By the time I’d been down and nearly out in London for four or five months I was rejected everywhere I applied for employment. Indeed, my lifelong talent for harvesting rejections in the face of all odds took wing during my year in London. Job hunting went from ludicrous to impossible. When I complained, my landlord pointed out that I dressed like an out-of-work 1920s-era socialist: baggy corduroys, faded tunic, and scuffed boots, and that this would inevitably dim my luster, except possibly at auditions for working-class plays in Lancashire. So I borrowed a suit and locked myself in my laundry room and wrote, not powerful fiction, nor even feeble fiction, but fiction nonetheless: a resume, which I then circulated to universities, publishing firms, newspapers, comprehensive schools, department stores, brewing companies, pubs, London Transport, and Securicor, a security service. Days and weeks hobbled by and I eked out my beer and curries with the odd loan and die-hard French tutorial. And then I heard back from Securicor: I fit the security guard’s profile and uniform admirably. I was burly enough without being obese, educated without being too much of a ponce; I had no criminal record, nor any outstanding debts (well, I didn’t confess to any) and overall I was in pretty fair nick, considering: in fact, I was just about ideal for the job. The relief was like the sun breaking through heavy clouds. I celebrated at the Onslow and envisioned moving out of the laundry room into a room of my own.

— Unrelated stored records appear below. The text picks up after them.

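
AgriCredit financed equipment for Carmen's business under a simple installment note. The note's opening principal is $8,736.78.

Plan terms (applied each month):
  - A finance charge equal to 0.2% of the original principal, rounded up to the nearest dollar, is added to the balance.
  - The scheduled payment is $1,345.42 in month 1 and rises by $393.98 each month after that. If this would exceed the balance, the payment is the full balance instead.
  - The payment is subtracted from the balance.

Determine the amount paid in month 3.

$2,133.38

# | Opening | Interest | Payment | End bal
1 | $8,736.78 | $18.00 | $1,345.42 | $7,409.36
2 | $7,409.36 | $18.00 | $1,739.40 | $5,687.96
3 | $5,687.96 | $18.00 | $2,133.38 | $3,572.58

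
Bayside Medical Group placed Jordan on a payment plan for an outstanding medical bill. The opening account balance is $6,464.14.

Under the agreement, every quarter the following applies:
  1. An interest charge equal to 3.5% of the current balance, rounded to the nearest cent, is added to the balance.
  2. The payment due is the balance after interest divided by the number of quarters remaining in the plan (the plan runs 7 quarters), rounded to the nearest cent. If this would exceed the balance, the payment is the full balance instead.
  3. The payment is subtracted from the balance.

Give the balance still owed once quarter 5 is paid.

$2,193.53

# | Opening | Interest | Payment | End bal
1 | $6,464.14 | $226.24 | $955.77 | $5,734.61
2 | $5,734.61 | $200.71 | $989.22 | $4,946.10
3 | $4,946.10 | $173.11 | $1,023.84 | $4,095.37
4 | $4,095.37 | $143.34 | $1,059.68 | $3,179.03
5 | $3,179.03 | $111.27 | $1,096.77 | $2,193.53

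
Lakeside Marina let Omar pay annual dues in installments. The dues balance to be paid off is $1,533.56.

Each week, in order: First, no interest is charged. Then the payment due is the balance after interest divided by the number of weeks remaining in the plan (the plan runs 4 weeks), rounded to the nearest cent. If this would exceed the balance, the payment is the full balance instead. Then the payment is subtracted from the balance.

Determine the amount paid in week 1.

$383.39

Week 1: $1,533.56 − $383.39 → $1,150.17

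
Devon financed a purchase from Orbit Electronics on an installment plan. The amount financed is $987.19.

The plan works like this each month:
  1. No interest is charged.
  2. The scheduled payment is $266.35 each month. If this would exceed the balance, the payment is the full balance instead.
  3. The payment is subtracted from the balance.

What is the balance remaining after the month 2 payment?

$454.49

Month 1: opening $987.19; payment $266.35; balance $720.84
Month 2: opening $720.84; payment $266.35; balance $454.49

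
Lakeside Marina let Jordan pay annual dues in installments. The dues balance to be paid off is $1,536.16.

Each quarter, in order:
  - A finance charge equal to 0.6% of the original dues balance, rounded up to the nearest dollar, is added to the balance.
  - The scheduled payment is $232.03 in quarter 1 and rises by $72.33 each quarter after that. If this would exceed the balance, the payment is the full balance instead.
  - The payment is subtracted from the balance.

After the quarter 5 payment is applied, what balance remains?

Quarter 1: opening $1,536.16; interest $10.00 → $1,546.16; payment $232.03; balance $1,314.13
Quarter 2: opening $1,314.13; interest $10.00 → $1,324.13; payment $304.36; balance $1,019.77
Quarter 3: opening $1,019.77; interest $10.00 → $1,029.77; payment $376.69; balance $653.08
Quarter 4: opening $653.08; interest $10.00 → $663.08; payment $449.02; balance $214.06
Quarter 5: opening $214.06; interest $10.00 → $224.06; payment $224.06; balance $0.00

$0.00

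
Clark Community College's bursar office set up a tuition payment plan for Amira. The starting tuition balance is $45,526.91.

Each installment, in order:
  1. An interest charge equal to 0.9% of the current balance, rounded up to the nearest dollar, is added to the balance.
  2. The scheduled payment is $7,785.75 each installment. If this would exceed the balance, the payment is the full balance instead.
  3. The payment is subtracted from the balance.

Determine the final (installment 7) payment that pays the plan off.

$268.41

Installment 1: opening $45,526.91; interest $410.00 → $45,936.91; payment $7,785.75; balance $38,151.16
Installment 2: opening $38,151.16; interest $344.00 → $38,495.16; payment $7,785.75; balance $30,709.41
Installment 3: opening $30,709.41; interest $277.00 → $30,986.41; payment $7,785.75; balance $23,200.66
Installment 4: opening $23,200.66; interest $209.00 → $23,409.66; payment $7,785.75; balance $15,623.91
Installment 5: opening $15,623.91; interest $141.00 → $15,764.91; payment $7,785.75; balance $7,979.16
Installment 6: opening $7,979.16; interest $72.00 → $8,051.16; payment $7,785.75; balance $265.41
Installment 7: opening $265.41; interest $3.00 → $268.41; payment $268.41; balance $0.00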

             Then, at the last minute, the day before I was due to pick up my uniform and report to a lock-up storage unit near Heathrow, I was summoned to Securicor HQ and turned down in an atmosphere of considerable bitterness on both sides. It had apparently emerged (after a cursory go-through of documents for the Home Office johnnies) that I wasn’t actually a U.K. citizen, nor even one of the European Community, not even Ireland. I was, to put it bluntly, a Yank. They accused me of misrepresenting myself and threatened jail or a lawsuit. I protested. But I don’t consider myself a Yank, I said. Balls, said they. A Yank’s a Yank. Yet in all fairness I barely remembered my citizenship, after a lifetime spent in Europe and four-plus years as a kind of student at two different universities in two nations of the United Kingdom. By language, inclination, culture and taste I’d blended in with the British mainstream, much as I’d become virtually Swiss after ten years in Geneva, only to be coldly told at the end of it that I was…yes…an American. Never did the unfairness of allocating citizenship based on circumstances of birth and parentage become more evident. But it was an insurmountable fact of life: I, who was more European than most Europeans, being at home in three or four different cultures and countries, was really an American and therefore less of a European than, say, a Finn, and quite unemployable, thank you very much, barring intervention from high-level sources. But I had no high-level sources to draw on, or none that would extend a helping hand. It was time to move on, again.